Veelal geldt, na een opvallend debuut, een tweede publicatie als een soort van lakmoesproef. Een proef die Annel de Noré voor mijn gevoel, op wat kleinigheden na, glansrijk weet te doorstaan. De verhalenbundel Het kind met de grijze ogen laat in literair opzicht een grote verscheidenheid zien: realistisch, anekdotisch aandoend, verhalen die elementen van een parabel of mythe hebben, en tenslotte een verhaal met magisch-realistische kenmerken. Met deze staalkaart van haar kunnen laat Annel de Noré zien wie ze is: een schrijfster die de moeite van het lezen meer dan waard is.
‘Made in heaven’ laat een vrouw zien, die een buitensporige bewondering voor haar man heeft. Een zwangere, Braziliaanse, aan wie ze een lift geeft naar het ziekenhuis, blijkt uitgerekend van haar (en ik heb het over de hoofdpersoon van het verhaal) man in verwachting te zijn. De hoofdpersoon raakt totaal gedesillusioneerd en ‘gedesoriënteerd’ met alle gevolgen van dien.
In ‘Stella Ursina’, waarin Stella Ursina een metafoor is van het onafhankelijk geworden Suriname, laat Annel de Noré op indringende wijze de literatuur de lezer in Nederland en Suriname een spiegel voorhouden. Middels de literatuur geeft zij aan vertrouwen te hebben in de nieuwe generatie, en daarmee impliciet ook in het land.
In ‘De zwarte wolk’ trekt een groep van onderofficieren de jungle in om het land te zuiveren en het bestuur over te nemen. Met de eenheid en de zuivere bedoelingen van de groep is het echter gauw gedaan. Wantrouwen, machtswellust en hebzucht gaan de boventoon voeren. De revolutie eet zijn eigen kinderen op. Het verhaal heeft wat weg van een sleutelverhaal waarin we bestaande personen kunnen herkennen. De ik-figuur tracht tenslotte te ontkomen, maar hij geraakt op pijnlijke wijze tot een eenheid met de bomen in het oerwoud. ‘Vingers breken af. Krakend scheuren mijn lendenen uiteen. Mijn binnenste staat in brand. Ik schreeuw het uit. Schreeuw, Schreeuw, Schreeuw.’ Het einde van het verhaal vertoont aldus trekjes van het magisch-realisme, hetgeen sporadisch voorkomt in de Surinaamse literatuur.

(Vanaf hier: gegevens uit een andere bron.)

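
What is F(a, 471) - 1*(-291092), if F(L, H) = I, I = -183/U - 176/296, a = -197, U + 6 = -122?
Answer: 1378615667/4736 ≈ 2.9109e+5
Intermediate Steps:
U = -128 (U = -6 - 122 = -128)
I = 3955/4736 (I = -183/(-128) - 176/296 = -183*(-1/128) - 176*1/296 = 183/128 - 22/37 = 3955/4736 ≈ 0.83509)
F(L, H) = 3955/4736
F(a, 471) - 1*(-291092) = 3955/4736 - 1*(-291092) = 3955/4736 + 291092 = 1378615667/4736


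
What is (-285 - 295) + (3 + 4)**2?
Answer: -531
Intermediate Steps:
(-285 - 295) + (3 + 4)**2 = -580 + 7**2 = -580 + 49 = -531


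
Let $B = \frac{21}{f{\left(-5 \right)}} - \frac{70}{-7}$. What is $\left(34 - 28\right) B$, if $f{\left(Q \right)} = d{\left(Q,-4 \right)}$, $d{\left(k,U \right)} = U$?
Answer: $\frac{57}{2} \approx 28.5$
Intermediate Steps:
$f{\left(Q \right)} = -4$
$B = \frac{19}{4}$ ($B = \frac{21}{-4} - \frac{70}{-7} = 21 \left(- \frac{1}{4}\right) - -10 = - \frac{21}{4} + 10 = \frac{19}{4} \approx 4.75$)
$\left(34 - 28\right) B = \left(34 - 28\right) \frac{19}{4} = 6 \cdot \frac{19}{4} = \frac{57}{2}$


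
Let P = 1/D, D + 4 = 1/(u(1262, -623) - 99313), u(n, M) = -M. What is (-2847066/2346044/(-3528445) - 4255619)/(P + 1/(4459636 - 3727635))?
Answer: 5089770070528215266712233009997/299000531081395462993910 ≈ 1.7023e+7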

Samenvattend, indrukwekkende verhalen, die de lezer aan het denken zetten over intermenselijke relaties, over historische en actuele politieke en maatschappelijke zaken. Literatuur op zijn best. – geciteerd uit ‘Een schitterende, maar enigszins schrijnende staalkaart!’

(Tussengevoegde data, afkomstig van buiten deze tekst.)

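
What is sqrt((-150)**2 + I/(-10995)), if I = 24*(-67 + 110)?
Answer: 2*sqrt(75555950435)/3665 ≈ 150.00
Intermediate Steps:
I = 1032 (I = 24*43 = 1032)
sqrt((-150)**2 + I/(-10995)) = sqrt((-150)**2 + 1032/(-10995)) = sqrt(22500 + 1032*(-1/10995)) = sqrt(22500 - 344/3665) = sqrt(82462156/3665) = 2*sqrt(75555950435)/3665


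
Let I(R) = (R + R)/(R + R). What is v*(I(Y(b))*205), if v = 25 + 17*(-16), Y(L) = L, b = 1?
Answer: -50635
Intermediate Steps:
I(R) = 1 (I(R) = (2*R)/((2*R)) = (2*R)*(1/(2*R)) = 1)
v = -247 (v = 25 - 272 = -247)
v*(I(Y(b))*205) = -247*205 = -50635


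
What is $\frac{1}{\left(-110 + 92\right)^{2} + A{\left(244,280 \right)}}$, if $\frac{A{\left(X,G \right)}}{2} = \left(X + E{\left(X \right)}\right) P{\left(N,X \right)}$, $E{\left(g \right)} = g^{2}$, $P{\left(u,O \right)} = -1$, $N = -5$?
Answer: $- \frac{1}{119236} \approx -8.3867 \cdot 10^{-6}$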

– Joost Minnaard in Leydraden, juni 2004

“De schrijfster verrast nu opnieuw met haar korte verhalen. Ze hebben alle als kenmerk dat ze geladen zijn met menselijke dramatiek waarbij de personages worstelen met de grillen van het (nood)lot. De Noré toont in haar schrijven ook een grote betrokkenheid met het hedendaagse Suriname.

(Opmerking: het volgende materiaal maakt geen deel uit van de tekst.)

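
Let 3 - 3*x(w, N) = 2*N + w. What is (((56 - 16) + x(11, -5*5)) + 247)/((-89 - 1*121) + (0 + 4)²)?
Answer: -301/194 ≈ -1.5515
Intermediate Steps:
x(w, N) = 1 - 2*N/3 - w/3 (x(w, N) = 1 - (2*N + w)/3 = 1 - (w + 2*N)/3 = 1 + (-2*N/3 - w/3) = 1 - 2*N/3 - w/3)
(((56 - 16) + x(11, -5*5)) + 247)/((-89 - 1*121) + (0 + 4)²) = (((56 - 16) + (1 - (-10)*5/3 - ⅓*11)) + 247)/((-89 - 1*121) + (0 + 4)²) = ((40 + (1 - ⅔*(-25) - 11/3)) + 247)/((-89 - 121) + 4²) = ((40 + (1 + 50/3 - 11/3)) + 247)/(-210 + 16) = ((40 + 14) + 247)/(-194) = (54 + 247)*(-1/194) = 301*(-1/194) = -301/194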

In meerdere verhalen slaat een alledaags gebeuren op een gegeven moment om in een tragedie. ‘De deur’ is daar een mooi voorbeeld van. Het einde doet denken aan een Roald Dahl-achtig verhaal. In het ongezegde schuilt het drama. Meer nog dan in ‘De deur’ wordt in het verhaal ‘De fluit’ een kinderperspectief gehanteerd. Het is het mooiste verhaal dat ik ooit heb gelezen over een seksueel getinte relatie tussen een volwassene en een kind.
Het gewone kan bij De Noré op een sluipende manier iets magisch krijgen, zoals ze in ‘De vloek op een haast hallucinerende manier laat zien. Ook in het andere lange verhaal, ‘Stella Ursina’, speelt de auteur met een fictieve werkelijkheid. De Noré laat vooral in dit verhaal zien dat ze een vorser is op psychologisch en emotioneel gebied.
Een ware uitsmijter is het slotverhaal ‘De zwarte wolk’. Dit toont op een belangwekkende manier dat de literatuur kan gaan waar de historici nooit zullen komen.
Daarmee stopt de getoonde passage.